You have to love to write. Write to benefit others. Especially the Audience of One. And be generous. Grow your fan base by being willing to share your work at low or even no cost. If it’s good reading that base will grow and perhaps one day provide the revenue stream you’re looking for so you can write full time.

8.       How do you market? Any marketing tips?

Marketing is a weakness for me but I’m getting better at it. It’s hard to balance the three-legged stool of writing, marketing and tent making to keep the bills paid.

My own approach has evolved to what I mentioned earlier: being generous and doing what I can to either give away copies or make them inexpensive to buy.

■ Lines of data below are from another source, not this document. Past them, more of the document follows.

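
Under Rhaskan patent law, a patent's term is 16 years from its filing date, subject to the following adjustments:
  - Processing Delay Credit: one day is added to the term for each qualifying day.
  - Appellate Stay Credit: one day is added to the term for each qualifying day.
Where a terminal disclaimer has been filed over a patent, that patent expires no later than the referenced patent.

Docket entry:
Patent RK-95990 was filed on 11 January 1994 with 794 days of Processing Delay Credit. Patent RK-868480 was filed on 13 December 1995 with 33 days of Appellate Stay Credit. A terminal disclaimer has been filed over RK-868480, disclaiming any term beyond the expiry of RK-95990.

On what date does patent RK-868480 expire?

2012-01-15

Natural term of RK-868480:
  Base: filing + 16 years → 13 December 2011.
  Appellate Stay Credit: +33 days → 15 January 2012.
Expiry of referenced patent RK-95990:
  Base: filing + 16 years → 11 January 2010.
  Processing Delay Credit: +794 days → 15 March 2012.
Terminal disclaimer: RK-868480 expires on the earlier of 15 January 2012 and 15 March 2012.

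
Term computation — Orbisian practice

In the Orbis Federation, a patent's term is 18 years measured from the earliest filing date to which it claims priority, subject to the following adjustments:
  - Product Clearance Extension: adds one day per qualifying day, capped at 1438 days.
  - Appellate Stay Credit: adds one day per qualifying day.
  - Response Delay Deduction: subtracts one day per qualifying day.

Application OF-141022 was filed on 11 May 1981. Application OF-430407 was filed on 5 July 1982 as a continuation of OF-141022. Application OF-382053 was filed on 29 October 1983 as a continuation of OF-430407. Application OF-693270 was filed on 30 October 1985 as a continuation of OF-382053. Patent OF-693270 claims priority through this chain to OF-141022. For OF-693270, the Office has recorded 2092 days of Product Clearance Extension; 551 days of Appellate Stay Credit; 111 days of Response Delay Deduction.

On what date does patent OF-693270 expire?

2004-07-01

Earliest priority filing: 11 May 1981.
Base term: 11 May 1981 + 18 years → 11 May 1999.
Product Clearance Extension: 2092 days claimed exceeds the 1438-day cap, so +1438 days → 18 April 2003.
Appellate Stay Credit: +551 days → 20 October 2004.
Response Delay Deduction: −111 days → 1 July 2004.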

In the current year you’ll see much more of this from me. I’m thinking that the first two or three novels are the seeds of generosity I need to sew to build a strong base of readers who enjoy my work and would then be willing to pay a reasonable amount for future works.

There are so many social platforms that can help get the word out, too. Like Facebook and Twitter, etc. Platforms that are organic where people who have read something they’ve enjoyed freely promote it at the grass roots level with their friends.

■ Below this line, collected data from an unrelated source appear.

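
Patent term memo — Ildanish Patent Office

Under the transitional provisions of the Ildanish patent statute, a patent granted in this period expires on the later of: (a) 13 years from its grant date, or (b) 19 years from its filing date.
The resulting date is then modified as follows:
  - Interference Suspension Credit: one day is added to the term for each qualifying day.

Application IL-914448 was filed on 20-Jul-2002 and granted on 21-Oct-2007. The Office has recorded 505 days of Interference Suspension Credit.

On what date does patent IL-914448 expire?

(a) grant + 13 years → 21 October 2020.
(b) filing + 19 years → 20 July 2021.
Later of the two: 20 July 2021.
Interference Suspension Credit: +505 days → 7 December 2022.

December 7, 2022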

I’m also going to more aggressively pursue getting my books reviewed by people like you, TC. Folks who have a good reputation and a following of their own where my writing can be introduced to others I have no connection with.

9.       What was your favorite book to publish?

It’s hard to pick out a single title as my favorite. Each book holds a special place in my heart because each was written with someone in mind. Portals, being my first novel, perhaps holds an edge as it involves my working through a period of extended challenge in my life, helping me to sort through a painful and complex issue one bite at a time. It also led to meeting my wife, Sheila, joining two writers together in pursuit of our heart-child, Longings End.

10.   What’s the biggest challenge you face as a writer?

As much as I don’t like to admit it, my greatest challenge is my own laziness and procrastination!

11.   What’s the greatest lie satan tells you regarding your books?

That successful authors are few and far between and I’m not going to be one of them.

12.   How do you stay focused?

Love. Writing is love in motion. Why write if it isn’t to bring a benefit to your readers? There isn’t anything I’ve published that wasn’t written, as I’ve said, with someone in mind. And with love comes focused passion: the book must be written so it can go out and accomplish all you mean for it to.

13.   Who is your favorite author?

That’s an easy one for me: George MacDonald. He had a gigantic intellect harnessed to a likewise great and child-like heart and his writings covered an array of genres. Just as he has for countless others, he has helped me see my Lord ever more clearly, fanning flames of love for Jesus.

14.   What’s your favorite book (besides the Bible)?

George MacDonald’s, The Curate’s Awakening

15.   Any advice you’d like to share.

Write from the heart or don’t write at all. And if writing is your dream, the thing you believe you were meant to do, be willing to risk everything in pursuit.

16.   How can people purchase your books?

If your preference is for books in traditional print form you can buy them online at either Amazon.com or Barnes & Noble. If you have a Kindle or Nook or don’t mind reading eBooks on your computer, tablet, or smartphone, we’ve set up a special opportunity at our Longings End Book Store where you can download a copy of any title of your choice for free. Just enter the discount code WISDOM during checkout and the price will be reduced to $0. This offer is good through the month of MAY!
I also want to encourage your readers to visit Gretchen Ricker’s website for Christian authors, Full Sail Books.

17.   Are you writing another book?

Internal Affairs is the working title of the next novel and there are several chapters already written. (You can get a preview by visiting the Novels page of the Longings End website.) I hope to see it published and available to the public sometime in 2013.